La reacción de Atamán al acercamiento entre Leila y David, junto con la llegada de Alba y David, determinan el desarrollo del último episodio del programa de Telecinco
La décima temporada de ‘La isla de las tentaciones’ ha experimentado una noche especialmente intensa. El capítulo comenzó con Atamán entrando en la villa de las mujeres en busca de explicaciones sobre Leila, y continuó con la inesperada marcha de Álex, el malestar de Julia ante la ausencia de imágenes y la llegada de una nueva pareja que pondrá a prueba su relación.
La emisión de lunes arrancó con Leila claramente afectada tras el encuentro con su pareja. Sin embargo, durante la fiesta nocturna en la villa femenina, a pesar de sus dudas previas, se acercó nuevamente a David, con quien compartió un beso y una habitación, alegando que necesitaba compañía para dormir debido a su estado emocional.
La crisis de Álex y su decisión de abandonar la hoguera de confrontación
Mientras se celebraban las fiestas en ambas villas, la ausencia de Álex presagiaba un desenlace. El concursante, incapaz de procesar las imágenes de su pareja que Sandra Barneda mostró a las solteras, puso fin a la velada anunciando con sus maletas que se marchaba definitivamente: “Me voy, no aguanto más. No puedo dejar de pensar”.
A pesar de los intentos de sus compañeros para retenerlo, Álex salió de la villa gritando desesperado hacia su novia. En su última conversación con la presentadora desde la orilla, explicó que se sintió decepcionado al descubrir que ella había hablado mal de él e incluso comentó que el tentador sería “el padrastro de nuestro gato”. Tras la marcha de Álex, el futuro de Ainhoa queda incierto, y el programa ha presentado a sus sustitutos: David, de 24 años, y su novia Alba, que llegan tras año y cuatro meses juntos para trabajar sus inseguridades.
La irrupción de Atamán y la reacción de Yuli en las hogueras
La segunda hoguera masculina estuvo marcada por reacciones intensas. Atamán, tras ver el beso entre Leila y David en el jacuzzi, reaccionó con ira, abandonando el set, quitándose la camisa y lamentando que sus once años de relación se perdieran por un momento de impulsividad. Aunque volvió para terminar de ver las imágenes donde su pareja dormía con un soltero, finalmente pidió a Barneda que le permitiera dejar la experiencia.

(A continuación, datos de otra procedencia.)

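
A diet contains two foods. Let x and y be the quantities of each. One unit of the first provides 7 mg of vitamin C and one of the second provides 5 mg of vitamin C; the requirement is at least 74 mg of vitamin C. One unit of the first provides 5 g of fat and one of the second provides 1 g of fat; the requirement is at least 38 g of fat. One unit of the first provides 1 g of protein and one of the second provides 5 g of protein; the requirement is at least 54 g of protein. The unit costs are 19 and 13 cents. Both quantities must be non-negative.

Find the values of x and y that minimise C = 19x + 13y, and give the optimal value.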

Por su parte, Lucas mantuvo una actitud tranquila y confiada en Yuli, pese a verla jugar con chocolate junto a Óscar. La reacción fue muy diferente en la hoguera femenina. Yuli rompió a llorar al descubrir que Lucas confesaba haberse desenamorado: “Me duele más eso que cualquier indiscreción, porque eso es un sentimiento”, afirmó mientras tiraba la tableta al suelo.
Incertidumbre para Julia y nuevos vínculos
La gala incluyó además momentos de incertidumbre para Christian, quien escuchó a Mar expresar el deseo de terminar la relación y afrontar el duelo en la isla. Durante la fiesta, Mar se dejó llevar con juegos de chocolate, mientras Ainhoa mantuvo una actitud más reservada.
En cuanto a Julia, la organización decidió no mostrarle imágenes debido a que su encuentro con la pareja fue reciente, lo que la llevó a basar su experiencia en la confianza y los límites establecidos. La noche terminó con Leila llevándose las manos a la cabeza al ver a Atamán participando en juegos corporales con las tentadoras antes de su colapso.